Viceroy Research published a short-and-distort report targeting Abaxx Technologies, and the company answered within days with data, lawyers, and regulators.1 Abaxx Exchange's June 2026 trading volume surpassed May's across every metric, the company said, using the numbers to counter the credibility attack.1
Abaxx retained law firm Paul Weiss to investigate the allegations in the Viceroy report.1 The exchange also proactively contacted two regulators overseeing its operations: Singapore's Monetary Authority of Singapore (MAS) and Canada's CIRO.1 Reaching out to regulators before they inquire is a defensive move meant to signal transparency rather than concealment.
Abaxx issued a public rebuttal to the short-seller report alongside the regulatory outreach.1 Short-and-distort campaigns typically pair negative claims with a short position, betting the stock drops on the news. Exchanges targeted by such reports often face pressure on both their share price and their reputation with counterparties.

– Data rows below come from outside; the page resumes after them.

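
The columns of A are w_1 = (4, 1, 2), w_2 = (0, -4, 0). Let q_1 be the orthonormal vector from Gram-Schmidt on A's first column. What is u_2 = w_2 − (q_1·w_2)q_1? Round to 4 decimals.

q_1 = w_1/‖w_1‖ = (4, 1, 2)/4.5826 = (0.8729, 0.2182, 0.4364).
r_{12} = q_1·w_2 = -0.8729.
u_2 = w_2 + 0.8729·q_1 = (0.7619, -3.8095, 0.3810).

u_2 = (0.7619, -3.8095, 0.3810)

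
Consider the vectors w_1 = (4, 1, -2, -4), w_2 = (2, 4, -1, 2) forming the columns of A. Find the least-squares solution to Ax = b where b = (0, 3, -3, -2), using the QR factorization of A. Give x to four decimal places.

w_1 = (4, 1, -2, -4); ‖w_1‖ = 6.0828, so q_1 = (0.6576, 0.1644, -0.3288, -0.6576).
q_1·w_2 = 0.6576·2 + 0.1644·4 + (-0.3288)·(-1) + (-0.6576)·2 = 0.9864.
u_2 = w_2 − 0.9864·q_1 = (1.3514, 3.8378, -0.6757, 2.6486).
‖u_2‖ = 4.9017, so q_2 = (0.2757, 0.7830, -0.1378, 0.5403).
Qᵀb = (2.7948, 1.6817).
Back-substitute: x_2 = 1.6817/4.9017 = 0.3431.
x_1 = (2.7948 − 0.9864·0.3431)/6.0828 = 0.4038.

x = (0.4038, 0.3431)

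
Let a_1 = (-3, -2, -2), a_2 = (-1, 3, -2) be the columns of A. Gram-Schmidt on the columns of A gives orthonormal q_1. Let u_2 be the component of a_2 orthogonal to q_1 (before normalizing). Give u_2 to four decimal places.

u_2 = (-0.8235, 3.1176, -1.8824)

a_1 = (-3, -2, -2); ‖a_1‖ = 4.1231, so q_1 = (-0.7276, -0.4851, -0.4851).
q_1·a_2 = (-0.7276)·(-1) + (-0.4851)·3 + (-0.4851)·(-2) = 0.2425.
u_2 = a_2 − 0.2425·q_1 = (-0.8235, 3.1176, -1.8824).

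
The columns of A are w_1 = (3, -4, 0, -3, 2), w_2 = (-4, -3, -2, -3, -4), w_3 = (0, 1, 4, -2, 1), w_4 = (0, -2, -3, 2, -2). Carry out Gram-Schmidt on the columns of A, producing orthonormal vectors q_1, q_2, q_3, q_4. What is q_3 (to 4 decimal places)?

w_1 = (3, -4, 0, -3, 2); ‖w_1‖ = 6.1644, so q_1 = (0.4867, -0.6489, 0.0000, -0.4867, 0.3244).
q_1·w_2 = 0.4867·(-4) + (-0.6489)·(-3) + 0.0000·(-2) + (-0.4867)·(-3) + 0.3244·(-4) = 0.1622.
u_2 = w_2 − 0.1622·q_1 = (-4.0789, -2.8947, -2.0000, -2.9211, -4.0526).
‖u_2‖ = 7.3467, so q_2 = (-0.5552, -0.3940, -0.2722, -0.3976, -0.5516).
q_1·w_3 = 0.4867·0 + (-0.6489)·1 + 0.0000·4 + (-0.4867)·(-2) + 0.3244·1 = 0.6489; q_2·w_3 = (-0.5552)·0 + (-0.3940)·1 + (-0.2722)·4 + (-0.3976)·(-2) + (-0.5516)·1 = -1.2394.
u_3 = w_3 − 0.6489·q_1 + 1.2394·q_2 = (-1.0039, 0.9327, 3.6626, -2.1770, 0.1058).
‖u_3‖ = 4.4769, so q_3 = (-0.2242, 0.2083, 0.8181, -0.4863, 0.0236).

q_3 = (-0.2242, 0.2083, 0.8181, -0.4863, 0.0236)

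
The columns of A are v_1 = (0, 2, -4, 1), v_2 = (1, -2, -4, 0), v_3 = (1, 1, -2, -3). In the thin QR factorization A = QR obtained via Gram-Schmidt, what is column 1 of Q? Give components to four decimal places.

v_1 = (0, 2, -4, 1); ‖v_1‖ = 4.5826, so e_1 = (0.0000, 0.4364, -0.8729, 0.2182).

e_1 = (0.0000, 0.4364, -0.8729, 0.2182)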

The June volume figures are the centerpiece of Abaxx's counter-narrative. By pointing to trading activity that improved month-over-month across every metric tracked, the exchange is arguing its core business kept functioning normally through the attack.1 Strong volume data gives Abaxx a factual reference point that doesn't depend on how the Paul Weiss investigation concludes.

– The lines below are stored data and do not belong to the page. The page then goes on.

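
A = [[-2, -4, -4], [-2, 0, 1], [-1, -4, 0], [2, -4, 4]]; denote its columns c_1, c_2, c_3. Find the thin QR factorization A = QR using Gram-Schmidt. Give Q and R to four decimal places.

Q = [[-0.5547, -0.4949, -0.5154], [-0.5547, 0.0900, 0.7669], [-0.2774, -0.5399, 0.1760], [0.5547, -0.6749, 0.3394]], R = [[3.6056, 1.1094, 3.8829], [0.0000, 6.8388, -0.6299], [0.0000, 0.0000, 4.1864]]

c_1 = (-2, -2, -1, 2); ‖c_1‖ = 3.6056, so e_1 = (-0.5547, -0.5547, -0.2774, 0.5547).
e_1·c_2 = (-0.5547)·(-4) + (-0.5547)·0 + (-0.2774)·(-4) + 0.5547·(-4) = 1.1094.
u_2 = c_2 − 1.1094·e_1 = (-3.3846, 0.6154, -3.6923, -4.6154).
‖u_2‖ = 6.8388, so e_2 = (-0.4949, 0.0900, -0.5399, -0.6749).
e_1·c_3 = (-0.5547)·(-4) + (-0.5547)·1 + (-0.2774)·0 + 0.5547·4 = 3.8829; e_2·c_3 = (-0.4949)·(-4) + 0.0900·1 + (-0.5399)·0 + (-0.6749)·4 = -0.6299.
u_3 = c_3 − 3.8829·e_1 + 0.6299·e_2 = (-2.1579, 3.2105, 0.7368, 1.4211).
‖u_3‖ = 4.1864, so e_3 = (-0.5154, 0.7669, 0.1760, 0.3394).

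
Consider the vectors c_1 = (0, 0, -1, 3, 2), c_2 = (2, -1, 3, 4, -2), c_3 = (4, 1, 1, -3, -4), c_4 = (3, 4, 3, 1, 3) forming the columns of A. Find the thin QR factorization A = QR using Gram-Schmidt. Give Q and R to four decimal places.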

The situation remains active, with sentiment among market watchers described as mixed but improving.1 The multi-front response — legal investigation, regulator contact, public rebuttal, and volume disclosure — reflects a strategy of moving faster than the allegations can spread. Whether MAS or CIRO take further action, and what Paul Weiss's investigation finds, will shape how the episode affects Abaxx's standing with traders and counterparties going forward.